His trademark gospel-style delivery is at its brooding best on ‘Wide Lovely Eyes’, ‘Higgs Boson Blues’ and lead single, ‘We Know Who U R’.  Lyrically, see ‘Water’s Edge’ for four minutes of tense imagery set to an incessant bass riff and straining guitar hooks.  The middle sections frequently rise into a crescendos of strings and cymbals before falling gently back into the tickle of a hi-hat, the echo of a guitar or the murmur a sighed sentence.  As a frontman, Cave has mastered the art of being entirely sinister and entirely graceful at the same time.

‘Jubilee Street’, ‘Mermaids’ and ‘Finishing Jubilee Street’ ease the transition through the halfway point of the album and, again, hypnotic vocals are there to captivate your attention, jolting you awake with the occasional menacing line.  At times, Cave is downright creepy.  He howls and moans his way through most of the tracks but just when it seems like it all could get a bit much, the mood calms and the next transition is already upon you.  Moments of disturbance are craftily scattered throughout what is, on the whole, a very serene and tranquil soundscape.  If you compare it to many of his previous releases then there’s definitely a lot less of the in-your-face references to sex and death.  As an album it feels much more calculated and more complete as a finished article.

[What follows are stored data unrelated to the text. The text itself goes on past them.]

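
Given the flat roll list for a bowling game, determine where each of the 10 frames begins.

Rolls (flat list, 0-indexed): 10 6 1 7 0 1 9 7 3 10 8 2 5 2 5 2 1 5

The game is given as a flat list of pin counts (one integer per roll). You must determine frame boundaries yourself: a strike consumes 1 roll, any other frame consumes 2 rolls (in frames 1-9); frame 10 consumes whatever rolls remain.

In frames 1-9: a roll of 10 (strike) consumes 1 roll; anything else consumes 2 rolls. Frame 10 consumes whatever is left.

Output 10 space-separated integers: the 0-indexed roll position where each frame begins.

Answer: 0 1 3 5 7 9 10 12 14 16

Derivation:
Frame 1 starts at roll index 0: roll=10 (strike), consumes 1 roll
Frame 2 starts at roll index 1: rolls=6,1 (sum=7), consumes 2 rolls
Frame 3 starts at roll index 3: rolls=7,0 (sum=7), consumes 2 rolls
Frame 4 starts at roll index 5: rolls=1,9 (sum=10), consumes 2 rolls
Frame 5 starts at roll index 7: rolls=7,3 (sum=10), consumes 2 rolls
Frame 6 starts at roll index 9: roll=10 (strike), consumes 1 roll
Frame 7 starts at roll index 10: rolls=8,2 (sum=10), consumes 2 rolls
Frame 8 starts at roll index 12: rolls=5,2 (sum=7), consumes 2 rolls
Frame 9 starts at roll index 14: rolls=5,2 (sum=7), consumes 2 rolls
Frame 10 starts at roll index 16: 2 remaining rolls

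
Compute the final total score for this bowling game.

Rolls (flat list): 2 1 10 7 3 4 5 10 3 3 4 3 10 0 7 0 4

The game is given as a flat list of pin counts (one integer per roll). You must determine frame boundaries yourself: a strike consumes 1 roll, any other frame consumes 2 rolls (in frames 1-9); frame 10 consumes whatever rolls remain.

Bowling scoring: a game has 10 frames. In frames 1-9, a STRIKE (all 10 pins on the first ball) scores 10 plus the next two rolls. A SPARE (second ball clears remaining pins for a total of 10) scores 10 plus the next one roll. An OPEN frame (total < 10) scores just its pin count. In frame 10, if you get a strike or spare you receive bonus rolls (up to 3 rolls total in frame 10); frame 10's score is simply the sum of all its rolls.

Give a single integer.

Answer: 103

Derivation:
Frame 1: OPEN (2+1=3). Cumulative: 3
Frame 2: STRIKE. 10 + next two rolls (7+3) = 20. Cumulative: 23
Frame 3: SPARE (7+3=10). 10 + next roll (4) = 14. Cumulative: 37
Frame 4: OPEN (4+5=9). Cumulative: 46
Frame 5: STRIKE. 10 + next two rolls (3+3) = 16. Cumulative: 62
Frame 6: OPEN (3+3=6). Cumulative: 68
Frame 7: OPEN (4+3=7). Cumulative: 75
Frame 8: STRIKE. 10 + next two rolls (0+7) = 17. Cumulative: 92
Frame 9: OPEN (0+7=7). Cumulative: 99
Frame 10: OPEN. Sum of all frame-10 rolls (0+4) = 4. Cumulative: 103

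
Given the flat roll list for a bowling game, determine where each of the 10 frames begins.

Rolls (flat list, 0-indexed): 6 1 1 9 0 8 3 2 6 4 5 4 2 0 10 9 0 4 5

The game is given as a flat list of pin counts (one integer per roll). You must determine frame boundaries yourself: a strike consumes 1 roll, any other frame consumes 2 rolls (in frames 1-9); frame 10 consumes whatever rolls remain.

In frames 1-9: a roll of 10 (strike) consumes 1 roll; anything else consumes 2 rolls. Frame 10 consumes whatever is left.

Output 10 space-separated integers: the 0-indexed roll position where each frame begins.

Frame 1 starts at roll index 0: rolls=6,1 (sum=7), consumes 2 rolls
Frame 2 starts at roll index 2: rolls=1,9 (sum=10), consumes 2 rolls
Frame 3 starts at roll index 4: rolls=0,8 (sum=8), consumes 2 rolls
Frame 4 starts at roll index 6: rolls=3,2 (sum=5), consumes 2 rolls
Frame 5 starts at roll index 8: rolls=6,4 (sum=10), consumes 2 rolls
Frame 6 starts at roll index 10: rolls=5,4 (sum=9), consumes 2 rolls
Frame 7 starts at roll index 12: rolls=2,0 (sum=2), consumes 2 rolls
Frame 8 starts at roll index 14: roll=10 (strike), consumes 1 roll
Frame 9 starts at roll index 15: rolls=9,0 (sum=9), consumes 2 rolls
Frame 10 starts at roll index 17: 2 remaining rolls

Answer: 0 2 4 6 8 10 12 14 15 17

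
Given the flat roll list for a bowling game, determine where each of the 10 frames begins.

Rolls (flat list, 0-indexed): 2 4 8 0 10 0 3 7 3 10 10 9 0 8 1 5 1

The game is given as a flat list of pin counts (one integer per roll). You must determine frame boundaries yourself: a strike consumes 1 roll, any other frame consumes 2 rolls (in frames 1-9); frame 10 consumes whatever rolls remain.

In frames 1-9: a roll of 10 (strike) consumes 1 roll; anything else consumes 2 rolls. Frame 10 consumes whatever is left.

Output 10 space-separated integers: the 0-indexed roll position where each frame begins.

Frame 1 starts at roll index 0: rolls=2,4 (sum=6), consumes 2 rolls
Frame 2 starts at roll index 2: rolls=8,0 (sum=8), consumes 2 rolls
Frame 3 starts at roll index 4: roll=10 (strike), consumes 1 roll
Frame 4 starts at roll index 5: rolls=0,3 (sum=3), consumes 2 rolls
Frame 5 starts at roll index 7: rolls=7,3 (sum=10), consumes 2 rolls
Frame 6 starts at roll index 9: roll=10 (strike), consumes 1 roll
Frame 7 starts at roll index 10: roll=10 (strike), consumes 1 roll
Frame 8 starts at roll index 11: rolls=9,0 (sum=9), consumes 2 rolls
Frame 9 starts at roll index 13: rolls=8,1 (sum=9), consumes 2 rolls
Frame 10 starts at roll index 15: 2 remaining rolls

Answer: 0 2 4 5 7 9 10 11 13 15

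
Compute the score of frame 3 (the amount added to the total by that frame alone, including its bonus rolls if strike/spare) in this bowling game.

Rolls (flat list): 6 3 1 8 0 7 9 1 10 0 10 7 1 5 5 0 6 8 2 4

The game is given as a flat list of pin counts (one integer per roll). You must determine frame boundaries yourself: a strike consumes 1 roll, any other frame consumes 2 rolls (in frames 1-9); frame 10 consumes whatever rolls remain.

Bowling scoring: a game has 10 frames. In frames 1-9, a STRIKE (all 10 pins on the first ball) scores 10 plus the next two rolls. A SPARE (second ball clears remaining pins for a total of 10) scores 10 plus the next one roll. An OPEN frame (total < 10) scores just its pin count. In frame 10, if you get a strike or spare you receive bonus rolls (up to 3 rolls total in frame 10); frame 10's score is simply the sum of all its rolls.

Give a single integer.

Answer: 7

Derivation:
Frame 1: OPEN (6+3=9). Cumulative: 9
Frame 2: OPEN (1+8=9). Cumulative: 18
Frame 3: OPEN (0+7=7). Cumulative: 25
Frame 4: SPARE (9+1=10). 10 + next roll (10) = 20. Cumulative: 45
Frame 5: STRIKE. 10 + next two rolls (0+10) = 20. Cumulative: 65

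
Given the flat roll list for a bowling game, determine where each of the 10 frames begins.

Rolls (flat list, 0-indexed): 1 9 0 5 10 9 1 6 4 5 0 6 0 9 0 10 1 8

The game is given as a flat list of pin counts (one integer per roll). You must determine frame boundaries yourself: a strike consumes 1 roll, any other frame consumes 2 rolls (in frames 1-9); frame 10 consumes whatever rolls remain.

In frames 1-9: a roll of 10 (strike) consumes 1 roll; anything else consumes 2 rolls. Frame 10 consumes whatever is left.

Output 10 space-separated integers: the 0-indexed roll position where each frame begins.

Frame 1 starts at roll index 0: rolls=1,9 (sum=10), consumes 2 rolls
Frame 2 starts at roll index 2: rolls=0,5 (sum=5), consumes 2 rolls
Frame 3 starts at roll index 4: roll=10 (strike), consumes 1 roll
Frame 4 starts at roll index 5: rolls=9,1 (sum=10), consumes 2 rolls
Frame 5 starts at roll index 7: rolls=6,4 (sum=10), consumes 2 rolls
Frame 6 starts at roll index 9: rolls=5,0 (sum=5), consumes 2 rolls
Frame 7 starts at roll index 11: rolls=6,0 (sum=6), consumes 2 rolls
Frame 8 starts at roll index 13: rolls=9,0 (sum=9), consumes 2 rolls
Frame 9 starts at roll index 15: roll=10 (strike), consumes 1 roll
Frame 10 starts at roll index 16: 2 remaining rolls

Answer: 0 2 4 5 7 9 11 13 15 16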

After a few runs through, it becomes harder and harder to predict where the Bad Seeds can actually go from here.  Expansion seems impossible off the back of such a well-crafted record.  It’s gentle, yet fierce; tender, yet raw;  calm, yet vicious.  These seeds sprout on the first track and mingle with each other over the next forty minutes, intertwining like vines up a brick wall.  You might even catch yourself sitting, open-mouthed, staring at nothing in particular.  But that’s not a bad thing at all.